Un extraterrestre sur la scène la moins appropriée possible. Voilà comment résumer la performance de Kurt Vile au QPAC de Brisbane jeudi dernier.
Dans une enceinte plus habituée aux concerts classiques et comédies musicales, ultra-climatisée, nous devons admettre que nous ne nous attendions pas à un set en solo. C’est pourtant seul sur la planète – qui vraisemblablement n’est pas son astre d’origine – que le philadelphien a joué ses morceaux. Assis pour assister à la performance intimiste, le public australien ne s’est pas avéré très au point. Quelques fans inconditionnels ont bien tenté de sauver la mise, mais le nombre hallucinant d’aller-retours aux toilettes des spectateurs au milieu des morceaux (nous avons quand même du nous lever 6 fois en moins d’1h30) s’est avéré une expérience extrêmement frustrante.
Kurt Vile est son propre psy
Qu’à cela ne tienne, nous étions face à Kurt Vile, ou plutôt avec lui. Et s’il y a bien une expression orale onomatopéique qui le définissait parfaitement ce soir-là – et on le dit dans toute la dimension positive qu’elle peut incarner -, c’est spé.
“I can’t see you guys. But I can smell you. You smell good.”
Oui, c’est ainsi que Kurt Vile s’est adressé à nous vers la fin du concert. Pas forcément très loquace, mais toujours souriant (une fois passée une phase de tension palpable), l’artiste âgé de 37 ans était dans un autre monde. Tout ce qui émanait de lui paraissait surréaliste. À commencer par ses paroles absurdes mais d’un humour redoutable, ici sur Pretty Pimpin :
“I woke up this morning, didn’t recognize the man in the mirror.
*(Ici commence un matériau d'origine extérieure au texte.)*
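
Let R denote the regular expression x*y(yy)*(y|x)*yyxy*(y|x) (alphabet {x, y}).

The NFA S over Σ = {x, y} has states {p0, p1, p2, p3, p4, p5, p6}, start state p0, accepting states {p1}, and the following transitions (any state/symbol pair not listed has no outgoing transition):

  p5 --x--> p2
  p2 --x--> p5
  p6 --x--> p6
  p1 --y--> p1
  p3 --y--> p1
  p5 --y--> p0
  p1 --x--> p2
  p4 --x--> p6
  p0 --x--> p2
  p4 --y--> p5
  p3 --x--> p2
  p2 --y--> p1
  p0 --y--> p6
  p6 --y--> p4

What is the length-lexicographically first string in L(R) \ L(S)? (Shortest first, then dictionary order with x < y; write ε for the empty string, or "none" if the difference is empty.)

yyyxx

The string yyyxx is accepted by R but not by S.
No shorter string lies in the difference, and yyyxx is the lexicographically first length-5 string in L(R) \ L(S).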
Then I laughed and I said ‘Oh silly me, that’s just me.’”
Ce morceau aux paroles faussement banales en dit plus sur lui qu’on peut l’imaginer. Kurt Vile semble se connaître avec une fulgurance rare. À la limite de la schizophrénie, il utilise son reflet pour tenir des observations profondes sur lui-même. Ce qui détonne complètement avec l’impression qu’il donne de n’être qu’un“clown” – il le dit lui même dans Pretty Pimpin – toujours dans la lune :
“He was always a thousand miles away while still standing in front of your face”
Une performance étonnamment apaisante
Sur le plan musical, au-delà de pédales loop pas forcément impeccablement maîtrisées (ni très utiles), Kurt Vile maîtrisait ses arpèges si caractéristiques à la perfection, tout en y apposant sa voix nonchalante qu’on ne peut décrire sans l’avoir écoutée. Et ce à la guitare comme au banjo.
D’un set qui aura été l’occasion pour l’artiste de jouer une bonne partie de son dernier opus b’lieve i’m goin down (2016), on retiendra :
- Les efficaces Pretty Pimpin et Wild Imagination (encore un bel exemple de paroles hilarantes)
- Le fabuleux Waking On A Pretty Day
- Les arpèges sublimes de Stay Inside et la partition géniale de My Best Friends (Don’t Even Pass This)
- Dust Bunnies et l’utilisation subreptice d’un harmonica
- Peeping Tomboy en rappel
Ce n’est qu’un au revoir
Après cette prestation intimiste et captivante malgré la caractère profondément inadapté du QPAC Concert Hall à ce type de performance, l’artiste a encore fait montre de sa simplicité légendaire dans ses remerciements au public :
“Thank you guys, I’ll see you in the hallway‘”
On espère un jour te rencontrer pour de vrai Kurt Vile. Dans un couloir ou dans la rue. Pour en apprendre plus sur ta philosophie et remettre en perspective nos vies.